A Numerical Intuition of Activation Energy in Transient Micropolar Nanofluid Flow Configured by an Exponentially Extended Plat Surface with Thermal Radiation Effects

Abstract

In recent times, heat and mass transportation have had some of the most recognized and attractive research areas in computational fluid dynamics. It is useful in the modeling of the flow of nuclear reactors, bioinformatics, the medical discipline, etc. Driven by the execution of the flow in the manufacturing application, the goal of the present analysis is to explore the novel effect of micropolar fluid configured by an exponentially elongated sheet positioned horizontally in a porous channel. The impact of activation energy, internal heating, and heat and mass transfer features are integrated into the revised flow model.
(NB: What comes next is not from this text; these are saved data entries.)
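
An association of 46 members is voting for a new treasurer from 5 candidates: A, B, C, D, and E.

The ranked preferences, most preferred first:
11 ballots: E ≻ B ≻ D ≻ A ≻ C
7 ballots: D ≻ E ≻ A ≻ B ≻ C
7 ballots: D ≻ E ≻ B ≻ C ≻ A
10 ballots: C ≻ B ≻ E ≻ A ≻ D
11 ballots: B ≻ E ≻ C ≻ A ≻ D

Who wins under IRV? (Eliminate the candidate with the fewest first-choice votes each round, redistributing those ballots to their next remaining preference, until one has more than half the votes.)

B

Round 1: A 0, B 11, C 10, D 14, E 11. A eliminated.
Round 2: B 11, C 10, D 14, E 11. C eliminated.
Round 3: B 21, D 14, E 11. E eliminated.
Round 4: B 32, D 14. B has a majority (≥24).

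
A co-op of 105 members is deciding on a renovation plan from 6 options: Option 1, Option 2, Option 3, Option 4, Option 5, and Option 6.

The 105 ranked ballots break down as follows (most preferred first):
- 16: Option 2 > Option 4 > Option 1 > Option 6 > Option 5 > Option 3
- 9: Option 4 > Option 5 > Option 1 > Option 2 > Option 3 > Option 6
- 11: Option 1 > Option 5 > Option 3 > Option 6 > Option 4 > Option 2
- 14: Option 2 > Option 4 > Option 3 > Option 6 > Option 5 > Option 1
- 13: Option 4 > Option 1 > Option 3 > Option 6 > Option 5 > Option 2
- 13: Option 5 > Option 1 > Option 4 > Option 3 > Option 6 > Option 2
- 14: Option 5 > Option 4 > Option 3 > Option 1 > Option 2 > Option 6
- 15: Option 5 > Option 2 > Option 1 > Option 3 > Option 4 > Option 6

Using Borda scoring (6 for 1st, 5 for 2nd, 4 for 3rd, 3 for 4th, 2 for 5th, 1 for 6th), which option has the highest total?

Option 1: 16×4 + 9×4 + 11×6 + 14×1 + 13×5 + 13×5 + 14×3 + 15×4 = 412
Option 2: 16×6 + 9×3 + 11×1 + 14×6 + 13×1 + 13×1 + 14×2 + 15×5 = 347
Option 3: 16×1 + 9×2 + 11×4 + 14×4 + 13×4 + 13×3 + 14×4 + 15×3 = 326
Option 4: 16×5 + 9×6 + 11×2 + 14×5 + 13×6 + 13×4 + 14×5 + 15×2 = 456
Option 5: 16×2 + 9×5 + 11×5 + 14×2 + 13×2 + 13×6 + 14×6 + 15×6 = 438
Option 6: 16×3 + 9×1 + 11×3 + 14×3 + 13×3 + 13×2 + 14×1 + 15×1 = 226

Option 4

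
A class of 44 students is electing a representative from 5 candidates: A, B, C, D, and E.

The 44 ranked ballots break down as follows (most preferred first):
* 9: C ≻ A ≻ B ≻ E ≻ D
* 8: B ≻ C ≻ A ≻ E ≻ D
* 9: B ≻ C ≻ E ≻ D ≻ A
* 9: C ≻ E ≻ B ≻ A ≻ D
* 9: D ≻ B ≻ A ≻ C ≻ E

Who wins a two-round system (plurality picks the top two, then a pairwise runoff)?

B

Round 1 first-place votes: A 0, B 17, C 18, D 9, E 0. C and B advance.
Runoff: C is ranked above B on 18 ballots, B above C on 26.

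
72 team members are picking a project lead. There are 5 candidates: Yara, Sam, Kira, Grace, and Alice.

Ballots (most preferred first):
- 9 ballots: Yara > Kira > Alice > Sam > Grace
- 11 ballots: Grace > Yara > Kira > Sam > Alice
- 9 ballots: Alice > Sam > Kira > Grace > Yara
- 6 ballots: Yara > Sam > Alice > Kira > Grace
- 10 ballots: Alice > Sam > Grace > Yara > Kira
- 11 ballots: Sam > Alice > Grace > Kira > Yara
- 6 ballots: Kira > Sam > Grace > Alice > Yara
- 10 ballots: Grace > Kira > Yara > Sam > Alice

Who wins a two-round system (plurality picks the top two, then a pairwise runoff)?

Alice

Round 1 first-place votes: Yara 15, Sam 11, Kira 6, Grace 21, Alice 19. Grace and Alice advance.
Runoff: Grace is ranked above Alice on 27 ballots, Alice above Grace on 45.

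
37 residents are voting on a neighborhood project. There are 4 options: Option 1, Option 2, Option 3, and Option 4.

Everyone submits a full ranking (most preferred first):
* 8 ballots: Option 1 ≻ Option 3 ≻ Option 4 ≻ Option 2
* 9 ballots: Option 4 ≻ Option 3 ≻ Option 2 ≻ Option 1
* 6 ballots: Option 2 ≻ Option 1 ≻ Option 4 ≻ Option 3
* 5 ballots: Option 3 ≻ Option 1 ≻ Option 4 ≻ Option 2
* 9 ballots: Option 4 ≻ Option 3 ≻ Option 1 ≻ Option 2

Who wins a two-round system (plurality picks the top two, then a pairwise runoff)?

Option 1

Round 1 first-place votes: Option 1 8, Option 2 6, Option 3 5, Option 4 18. Option 4 and Option 1 advance.
Runoff: Option 4 is ranked above Option 1 on 18 ballots, Option 1 above Option 4 on 19.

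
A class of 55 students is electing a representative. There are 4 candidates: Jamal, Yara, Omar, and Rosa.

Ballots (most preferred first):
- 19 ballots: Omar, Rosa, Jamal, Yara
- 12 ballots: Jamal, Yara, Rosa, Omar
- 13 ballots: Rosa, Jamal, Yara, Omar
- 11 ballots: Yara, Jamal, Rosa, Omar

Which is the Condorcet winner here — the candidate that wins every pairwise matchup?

Rosa vs Jamal: 32–23
Rosa vs Yara: 32–23
Rosa vs Omar: 36–19
Rosa beats every other candidate.

Rosa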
A mathematical framework for different flow fields is developed in order to highlight the significant aspects of the thermal and concentration slip effects evaluated on the extended plat surface, with the aid of appropriate transformation factors to diminish the nonlinear fundamental flow equations (PDEs) to a system of (ODEs). Precise numerical treatment for a wide range of pertinent parameters is adopted to solve the nonlinear system through a built-in algorithm in the MATHEMATICA platform. The features of prominent emerging parameters against various flow fields are viewed and addressed through plotted visuals. The influence of the factors on skin friction, heat, and mass coefficients offered through 3D animation is evaluated. The temperature profile improves with ascending values of Brownian parameter and thermophoretic diffusion force but diminishes with subject expansions in Prandtl number and thermal slip parameter. It has been noticed that the concentration outlines increase for reaction rate and activation energy parameters but dwindle for expending values of porosity parameter, Lewis number, and concentration slip parameter. Skin fraction values increase due to the growing nature of the micropolar and second-grade fluid parameters. Nusselt numbers upsurge for increasing thermophoretic diffusion parameters while exhibiting a declining trend for Brownian motion parameters.